All this I may have been willing to address and answer. In fact, I made some efforts. But, OSC’s comment persisting in deviating further into the absurd as the comment progressed. The first major transgression from anything I thought could even be argued an honest misunderstanding was the question of whether a wellbeing-based morality would permit a person to rape and torture 2 children, to save the lives of 3 children. The honest answer is that I don’t know. I don’t know all 5 children surviving, where two are raped and tortured is better than 2 children surviving without rape and torture, and three dying. (The fact I don’t know doesn’t stop that being an objective question. I also don’t know which is heavier: an average apple or an average nectarin.) But the thought experiment is so poorly thought-through. The person being indicted here the person who has to choose between the rape or the murder? Because it seems to be the person who should be indicted is the person who actually set-up this twisted little scenario. But, also, what is the Christian answer here? Should you permit 3 to death, or rape and torture 2? The failure of this thought experiment isn’t wellbeing, it’s that all options are heinous. Christianity fails to get a happy resolution to this, as well.

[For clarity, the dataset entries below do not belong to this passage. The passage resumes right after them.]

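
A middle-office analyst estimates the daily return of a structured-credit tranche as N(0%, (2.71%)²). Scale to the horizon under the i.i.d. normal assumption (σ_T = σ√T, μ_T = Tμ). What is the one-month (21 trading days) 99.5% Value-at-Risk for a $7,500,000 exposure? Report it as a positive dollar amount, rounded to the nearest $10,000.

$2,400,000

At 99.5%, z = 2.576.
σ_{21d} = 2.71% × √21 = 12.419%.
VaR = 2.576 × 12.419% = 31.991%.
On $7,500,000: 0.31991 × $7,500,000 = $2,399,325.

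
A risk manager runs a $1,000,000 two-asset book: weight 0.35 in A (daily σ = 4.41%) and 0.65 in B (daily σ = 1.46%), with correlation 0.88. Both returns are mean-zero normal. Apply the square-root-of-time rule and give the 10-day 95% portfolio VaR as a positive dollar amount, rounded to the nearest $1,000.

$126,000

σ_p = √(0.35²·4.41² + 0.65²·1.46² + 2·0.88·0.35·0.65·4.41·1.46) = 2.421%.
σ_{10d} = 2.421% × √10 = 7.656%.
z(95%) = 1.645.
VaR = 1.645 × 7.656% = 12.594%; on $1,000,000 that is $125,940.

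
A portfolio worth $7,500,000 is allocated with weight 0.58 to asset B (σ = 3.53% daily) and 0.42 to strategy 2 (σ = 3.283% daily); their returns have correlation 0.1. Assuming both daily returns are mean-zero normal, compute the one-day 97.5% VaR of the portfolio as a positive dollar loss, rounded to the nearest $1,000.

$379,000

σ_p² = 0.58²·3.53² + 0.42²·3.283² + 2·0.1·0.58·0.42·3.53·3.283 = 6.6577 (%²).
σ_p = √6.6577 = 2.580%.
At 97.5%, z = 1.960.
VaR = 1.960 × 2.580% = 5.057%; on $7,500,000 that is $379,275.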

At some sort of tipping point, OSC stepped into politics. He started talking about utopianism, and how all ideas of utopia have been just-the-other-side of awful and heinous things. He started talking of the suppression of religious freedoms under the Soviets. He started talking about eugenics under the Nazis. He started talking about how my view―that of safeguarding wellbeing and having an open and frank discussion about what is good―would lead to horror and atrocity. I didn’t force his views―one of understanding morality through some epiphany or religious revelation in a relationship with God―into Crusades and Inquisitions or religious persecution and Witch Hunts. But, apparently, no such courtesy was extended to me. Everything that is not theistically defined morality, to OSC, is all Soviet oppression and Nazi eugenics.
Do I have to answer that? From a practical sense, are there people who read a conversation like that and will have OSC’s absurd strawman slip past their intellectual faculties? How much work is ahead of me when my interlocutor doesn’t get a single element of my proposal right and compares it to the complete antithesis of what I’ve said? I’ve got to restate my position, actively disavow and untangle that position from the smear and then start unpicking anything they presented as their own view. It’s overloading, putting work before me that I should never have to do.
My response to OSC was frustrated and angry. OSC is an elegant and intelligent writer, and for that reason I had been hooked into a long and time consuming discussion with him. Some of his religious views are nuanced, intricate and require considerable ruminations over, especially the epiphany-interpretation of Christianity I explored in my last post. This (along with the fact morality matters to me) is why I responded badly, having felt betrayed by OSC sudden descent into such insane argumentation.